Теперь уж она не пряталась в тени заборов, не куталась в платок: теперь ей было все безразлично…
А тем временем Бекболат сидел у своего воскресшего из мертвых друга Амурби. Тяжким камнем лежала на его душе тайна той ночи, когда он привел абреков к табуну чистокровок и был ранен Амурби. И он чистосердечно рассказал товарищу все, как было.
— Значит, ты и в абреках походил? — воскликнул Амурби. — Ну и отчаянная голова ты, Болат!
— Лучше скажи — бесшабашная, дурная! — виновато возразил Бекболат. — Хорошо, что скоро спохватился и ушел к дяде, а то аллах знает, чем бы все кончилось!.. Как сейчас-то, не болит грудь?
— Все в порядке! — Для убедительности Амурби даже постучал по груди кулаком. Улыбнулся: — Как скала!
Бекболат сказал, что им, всем товарищам, надо собраться и поговорить о важном деле. Он, Бекболат, скажет потом, где и когда…
Салимат убирала со стола посуду после завтрака, когда в саклю, запыхавшись, вбежала Келди.
— Салимат-аптей!
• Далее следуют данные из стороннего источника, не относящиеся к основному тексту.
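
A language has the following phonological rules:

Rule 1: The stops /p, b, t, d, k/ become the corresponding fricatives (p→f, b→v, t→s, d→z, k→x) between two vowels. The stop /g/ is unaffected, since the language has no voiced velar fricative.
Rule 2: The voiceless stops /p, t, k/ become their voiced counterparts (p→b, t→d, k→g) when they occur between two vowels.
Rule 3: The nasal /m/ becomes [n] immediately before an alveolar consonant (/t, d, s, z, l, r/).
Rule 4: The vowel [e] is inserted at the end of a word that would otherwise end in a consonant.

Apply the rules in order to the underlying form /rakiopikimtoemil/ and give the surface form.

raxiofixintoemile

Rule 1 (intervocalic spirantization): /k/ is a stop between vowels /a/ and /i/, so it spirantizes to the fricative [x]. /p/ is a stop between vowels /o/ and /i/, so it spirantizes to the fricative [f]. /k/ is a stop between vowels /i/ and /i/, so it spirantizes to the fricative [x]. /rakiopikimtoemil/ → raxiofiximtoemil.
Rule 2 (intervocalic voicing): no segment meets the environment; /raxiofiximtoemil/ is unchanged.
Rule 3 (nasal place assimilation): /m/ precedes the alveolar consonant /t/, so it assimilates in place to [n]. /raxiofiximtoemil/ → raxiofixintoemil.
Rule 4 (final e-epenthesis): the form ends in the consonant /l/, so [e] is inserted word-finally. /raxiofixintoemil/ → raxiofixintoemile.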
Мне надо сказать тебе по секрету! — выпалила она и тотчас закрыла рот ладошкой, смутилась.
Салимат бросилась к ней, обняла:
— Ну, говори, говори… только тихонечко!
— Сейчас к нам заходил Батырбек, — торопливо, глотая слова, начала девочка. — Он сказал… он сказал: вечером, как только стемнеет, тебя будет ждать один джигит в балке у родника.
Салимат радостно воскликнула и тоже, как минуту назад Келди, прикрыла рот ладонью.
— Ой, какие мы с тобой дурочки! — прошептала она на ухо девочке. — Кричим на весь аул, словно глухие… Спасибо тебе, Келди! — Она поцеловала девочку в щеку. — Вот угостись нашей халвой — очень вкусная! Я сама готовила…
Келди положила на язык маленький кусочек и блаженно прикрыла глаза.
— Ой, так и тает! — сказала она и, проглотив, облизала пальчики.
— Возьми с собой: братишку угостишь. — Салимат завернула в чистую тряпицу два кусочка халвы.
— Спасибо, аптей! — поблагодарила девочка и со всех ног пустилась домой.
Весь день Салимат ходила сама не своя. Конечно же, это Бекболат!
Но как уйти из дому, чтобы отец и мать не догадались, куда она пошла? И она решила затеять перед самым вечером стирку…
Солнце уже скрылось, а Салимат все стирала. В очаге неярким пламенем горели кизяки, клокотала вода в казане, подвешенном на цепи.
— Уже поздно, дочь, пора кончать, — сказала Рахиме.
— Мне, абай, надо еще свое голубое платье выстирать: послезавтра святая пятница, я надену его. Оно мне очень нравится. — И она бросила в корыто еще совсем чистое платье.
Над аулом уже повисала темнота, когда Салимат «спохватилась» — в больших кувшинах кончилась вода.